Die Sabotage der Erdgaspipelines Nord Stream 1 und 2 ist zurzeit in aller Munde. Zurecht, denn ein Angriff auf kritische Infrastruktur dieser Größenordnung ist ein Schock. Gerade aber weil darüber so viel geredet wird, möchte ich lieber ein Schlaglicht auf nicht mindergewaltige Verwerfungen im Industriellen Geschehen werfen, die nicht so ausführlich besprochen wurden und werden.

Es ist schon länger her, dass ich hier etwas geschrieben habe[1], aber im Zuge des Ukraine-Krieges werden in letzter Zeit wieder ein Paar Themen diskutiert, die meine Tätigkeit als PLT-Ingenieur tangieren. Eines, um das es hier gehen soll, ist der Rückzug großer Firmen für Automatisierungstechnik aus dem russischen Markt und die Konsequenzen, die sich daraus ergeben. Über den Rückzug von Siemens wurde in der deutschen Presse zwar berichtet, ins Gesamtgeschehen eingeordnet wurde aber nichts. An einer solchen Einordnung aus meiner Sicht versuche ich mich jetzt mal.

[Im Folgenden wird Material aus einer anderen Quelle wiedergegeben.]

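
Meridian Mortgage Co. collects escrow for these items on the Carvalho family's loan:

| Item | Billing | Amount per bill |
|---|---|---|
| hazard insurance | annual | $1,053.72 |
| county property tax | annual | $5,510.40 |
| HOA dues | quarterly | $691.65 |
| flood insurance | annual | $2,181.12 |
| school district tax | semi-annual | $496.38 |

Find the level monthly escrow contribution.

$1,042.05

Hazard insurance: $1,053.72 annually
County property tax: $5,510.40 annually
HOA dues: $691.65 × 4 = $2,766.60 annually
Flood insurance: $2,181.12 annually
School district tax: $496.38 × 2 = $992.76 annually
Annual escrow total = $1,053.72 + $5,510.40 + $2,766.60 + $2,181.12 + $992.76 = $12,504.60
Monthly escrow = $12,504.60 ÷ 12 = $1,042.05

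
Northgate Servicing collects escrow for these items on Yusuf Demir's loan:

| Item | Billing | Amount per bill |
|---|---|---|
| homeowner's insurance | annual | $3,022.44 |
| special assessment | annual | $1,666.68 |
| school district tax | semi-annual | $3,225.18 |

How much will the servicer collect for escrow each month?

Homeowner's insurance — $3,022.44/yr
Special assessment — $1,666.68/yr
School district tax — $3,225.18 × 2 = $6,450.36/yr
Combined annual = $3,022.44 + $1,666.68 + $6,450.36 = $11,139.48
Per month = $11,139.48 ÷ 12 = $928.29

$928.29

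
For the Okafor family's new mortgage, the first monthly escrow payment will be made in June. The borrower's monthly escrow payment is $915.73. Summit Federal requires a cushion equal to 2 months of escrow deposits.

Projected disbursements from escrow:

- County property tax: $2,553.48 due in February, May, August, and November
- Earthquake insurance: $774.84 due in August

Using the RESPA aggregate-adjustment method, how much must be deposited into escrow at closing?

Cushion = 2 × $915.73 = $1,831.46
Trial balance (start $0, +$915.73 each month, − disbursements):
  Jun: +$915.73 → $915.73
  Jul: +$915.73 → $1,831.46
  Aug: +$915.73 − $3,328.32 → -$581.13
  Sep: +$915.73 → $334.60
  Oct: +$915.73 → $1,250.33
  Nov: +$915.73 − $2,553.48 → -$387.42
  Dec: +$915.73 → $528.31
  Jan: +$915.73 → $1,444.04
  Feb: +$915.73 − $2,553.48 → -$193.71
  Mar: +$915.73 → $722.02
  Apr: +$915.73 → $1,637.75
  May: +$915.73 − $2,553.48 → $0.00
Lowest trial balance = -$581.13 (Aug)
Initial deposit = cushion − low point = $1,831.46 − (-$581.13) = $2,412.59

$2,412.59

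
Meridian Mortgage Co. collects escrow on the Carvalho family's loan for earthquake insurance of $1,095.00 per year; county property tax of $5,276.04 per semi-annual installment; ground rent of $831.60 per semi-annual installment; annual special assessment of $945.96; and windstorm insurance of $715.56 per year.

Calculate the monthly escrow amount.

$1,247.65

Earthquake insurance: $1,095.00
County property tax: $5,276.04 × 2 = $10,552.08
Ground rent: $831.60 × 2 = $1,663.20
Special assessment: $945.96
Windstorm insurance: $715.56
Total per year = $1,095.00 + $10,552.08 + $1,663.20 + $945.96 + $715.56 = $14,971.80
Monthly escrow = $14,971.80 ÷ 12 = $1,247.65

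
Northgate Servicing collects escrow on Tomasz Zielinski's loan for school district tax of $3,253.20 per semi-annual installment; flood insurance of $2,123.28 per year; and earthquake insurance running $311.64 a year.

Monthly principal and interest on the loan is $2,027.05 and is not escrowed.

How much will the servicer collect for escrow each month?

$745.11

School district tax = $3,253.20 × 2 = $6,506.40 annually
Flood insurance = $2,123.28 annually
Earthquake insurance = $311.64 annually
Total per year = $6,506.40 + $2,123.28 + $311.64 = $8,941.32
Monthly = $8,941.32 ÷ 12 = $745.11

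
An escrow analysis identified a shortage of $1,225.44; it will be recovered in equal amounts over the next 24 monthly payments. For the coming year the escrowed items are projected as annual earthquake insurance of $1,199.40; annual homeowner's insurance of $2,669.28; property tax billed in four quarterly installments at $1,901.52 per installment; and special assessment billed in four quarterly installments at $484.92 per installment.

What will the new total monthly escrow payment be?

$1,168.93

Earthquake insurance — $1,199.40 annually
Homeowner's insurance — $2,669.28 annually
Property tax — $1,901.52 × 4 = $7,606.08 annually
Special assessment — $484.92 × 4 = $1,939.68 annually
Combined annual = $13,414.44
Base monthly escrow = $13,414.44 / 12 = $1,117.87
Monthly shortage recovery: $1,225.44 ÷ 24 = $51.06
New monthly escrow = $1,117.87 + $51.06 = $1,168.93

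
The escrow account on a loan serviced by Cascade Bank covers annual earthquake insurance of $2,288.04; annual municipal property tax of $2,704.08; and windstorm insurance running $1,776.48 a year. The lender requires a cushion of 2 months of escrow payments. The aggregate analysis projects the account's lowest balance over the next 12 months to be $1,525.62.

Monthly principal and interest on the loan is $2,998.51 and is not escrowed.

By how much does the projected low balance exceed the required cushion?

$397.52

Earthquake insurance — $2,288.04/yr
Municipal property tax — $2,704.08/yr
Windstorm insurance — $1,776.48/yr
Yearly total = $6,768.60
Monthly = $6,768.60 / 12 = $564.05
Required cushion = 2 × $564.05 = $1,128.10
Excess over cushion: $1,525.62 − $1,128.10 = $397.52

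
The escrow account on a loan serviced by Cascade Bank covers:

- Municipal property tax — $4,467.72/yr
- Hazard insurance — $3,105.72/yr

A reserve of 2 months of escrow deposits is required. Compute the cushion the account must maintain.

$1,262.24

Municipal property tax = $4,467.72 annually
Hazard insurance = $3,105.72 annually
Combined annual = $4,467.72 + $3,105.72 = $7,573.44
Base monthly escrow = $7,573.44 / 12 = $631.12
Required cushion = 2 × $631.12 = $1,262.24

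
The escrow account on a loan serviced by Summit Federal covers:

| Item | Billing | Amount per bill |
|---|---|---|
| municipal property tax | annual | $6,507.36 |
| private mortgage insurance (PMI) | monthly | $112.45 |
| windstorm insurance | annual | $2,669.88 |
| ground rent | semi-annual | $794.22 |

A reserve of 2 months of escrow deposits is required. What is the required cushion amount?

$2,019.18

Municipal property tax — $6,507.36 annually
Private mortgage insurance (PMI) — $112.45 × 12 = $1,349.40 annually
Windstorm insurance — $2,669.88 annually
Ground rent — $794.22 × 2 = $1,588.44 annually
Combined annual = $6,507.36 + $1,349.40 + $2,669.88 + $1,588.44 = $12,115.08
Monthly escrow = $12,115.08 ÷ 12 = $1,009.59
Cushion = 2 × $1,009.59 = $2,019.18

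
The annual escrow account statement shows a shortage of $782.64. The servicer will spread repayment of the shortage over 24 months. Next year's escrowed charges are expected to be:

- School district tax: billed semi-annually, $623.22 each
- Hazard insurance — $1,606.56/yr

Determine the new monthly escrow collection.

$270.36

School district tax = $623.22 × 2 = $1,246.44 per year
Hazard insurance = $1,606.56 per year
Total per year = $2,853.00
Monthly = $2,853.00 / 12 = $237.75
Shortage spread = $782.64 / 24 = $32.61/mo
New monthly escrow = $237.75 + $32.61 = $270.36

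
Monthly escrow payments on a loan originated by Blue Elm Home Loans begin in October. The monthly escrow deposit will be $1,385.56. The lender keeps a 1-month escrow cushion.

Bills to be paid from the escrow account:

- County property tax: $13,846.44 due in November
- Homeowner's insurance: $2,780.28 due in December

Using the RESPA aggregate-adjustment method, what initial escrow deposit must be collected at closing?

$13,855.60

Cushion = 1 × $1,385.56 = $1,385.56
Trial balance (start $0, +$1,385.56 each month, − disbursements):
  Oct: +$1,385.56 → $1,385.56
  Nov: +$1,385.56 − $13,846.44 → -$11,075.32
  Dec: +$1,385.56 − $2,780.28 → -$12,470.04
  Jan: +$1,385.56 → -$11,084.48
  Feb: +$1,385.56 → -$9,698.92
  Mar: +$1,385.56 → -$8,313.36
  Apr: +$1,385.56 → -$6,927.80
  May: +$1,385.56 → -$5,542.24
  Jun: +$1,385.56 → -$4,156.68
  Jul: +$1,385.56 → -$2,771.12
  Aug: +$1,385.56 → -$1,385.56
  Sep: +$1,385.56 → $0.00
Lowest trial balance = -$12,470.04 (Dec)
Initial deposit = cushion − low point = $1,385.56 − (-$12,470.04) = $13,855.60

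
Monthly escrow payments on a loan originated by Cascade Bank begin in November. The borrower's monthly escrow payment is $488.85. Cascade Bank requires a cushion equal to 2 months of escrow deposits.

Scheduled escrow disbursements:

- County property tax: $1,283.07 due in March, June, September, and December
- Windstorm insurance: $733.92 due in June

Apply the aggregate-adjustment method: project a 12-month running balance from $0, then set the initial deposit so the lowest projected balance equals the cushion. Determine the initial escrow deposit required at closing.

Cushion = 2 × $488.85 = $977.70
Trial balance (start $0, +$488.85 each month, − disbursements):
  Nov: +$488.85 → $488.85
  Dec: +$488.85 − $1,283.07 → -$305.37
  Jan: +$488.85 → $183.48
  Feb: +$488.85 → $672.33
  Mar: +$488.85 − $1,283.07 → -$121.89
  Apr: +$488.85 → $366.96
  May: +$488.85 → $855.81
  Jun: +$488.85 − $2,016.99 → -$672.33
  Jul: +$488.85 → -$183.48
  Aug: +$488.85 → $305.37
  Sep: +$488.85 − $1,283.07 → -$488.85
  Oct: +$488.85 → $0.00
Lowest trial balance = -$672.33 (Jun)
Initial deposit = cushion − low point = $977.70 − (-$672.33) = $1,650.03

$1,650.03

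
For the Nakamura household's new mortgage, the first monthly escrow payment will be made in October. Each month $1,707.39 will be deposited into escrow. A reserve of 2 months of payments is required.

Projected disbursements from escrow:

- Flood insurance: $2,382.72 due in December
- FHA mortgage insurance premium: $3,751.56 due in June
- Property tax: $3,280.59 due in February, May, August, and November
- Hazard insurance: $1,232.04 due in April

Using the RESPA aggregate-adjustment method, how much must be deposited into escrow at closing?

$5,256.36

Cushion = 2 × $1,707.39 = $3,414.78
Trial balance (start $0, +$1,707.39 each month, − disbursements):
  Oct: +$1,707.39 → $1,707.39
  Nov: +$1,707.39 − $3,280.59 → $134.19
  Dec: +$1,707.39 − $2,382.72 → -$541.14
  Jan: +$1,707.39 → $1,166.25
  Feb: +$1,707.39 − $3,280.59 → -$406.95
  Mar: +$1,707.39 → $1,300.44
  Apr: +$1,707.39 − $1,232.04 → $1,775.79
  May: +$1,707.39 − $3,280.59 → $202.59
  Jun: +$1,707.39 − $3,751.56 → -$1,841.58
  Jul: +$1,707.39 → -$134.19
  Aug: +$1,707.39 − $3,280.59 → -$1,707.39
  Sep: +$1,707.39 → $0.00
Lowest trial balance = -$1,841.58 (Jun)
Initial deposit = cushion − low point = $3,414.78 − (-$1,841.58) = $5,256.36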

Die Automatisierungspyramide

Die Automatisierungspyramide ist eine graphische Darstellung der verschiedenen technischen und organisatorischen Ebenen, auf denen sich Automatisierungstechnik abspielt. Sie deckt alles ab, was ein Unternehmen im modernen Produktionsprozess können muss, um konkurrenzfähig und effizient zu sein. Ich halte mich für die Darstellung hier an die Begriffe und Definitionen der Norm EN 62264, die etwas anders aussieht als was man bei einer Google-Suche findet, meiner Meinung nach die Wirklichkeit aber besser abbildet (Nicht verwunderlich. Ist ja eine Norm).

Sie definiert Ebenen, auf denen ein automatisierter Prozess abläuft, sowie Daten, die zwischen den Ebenen ausgetauscht werden. Jede Ebene dieser theoretischen Vorstellung wird in der praktischen Wirklichkeit durch bestimmte, ganz konkrete Technik realisiert. Die Daten, die zwischen den Ebenen ausgetauscht werden, sind konkrete Füllstände von Tanks, Drücke in Apparaten, Bedarfe an Rohstoffen, Bestellmengen von Kunden und vieles mehr.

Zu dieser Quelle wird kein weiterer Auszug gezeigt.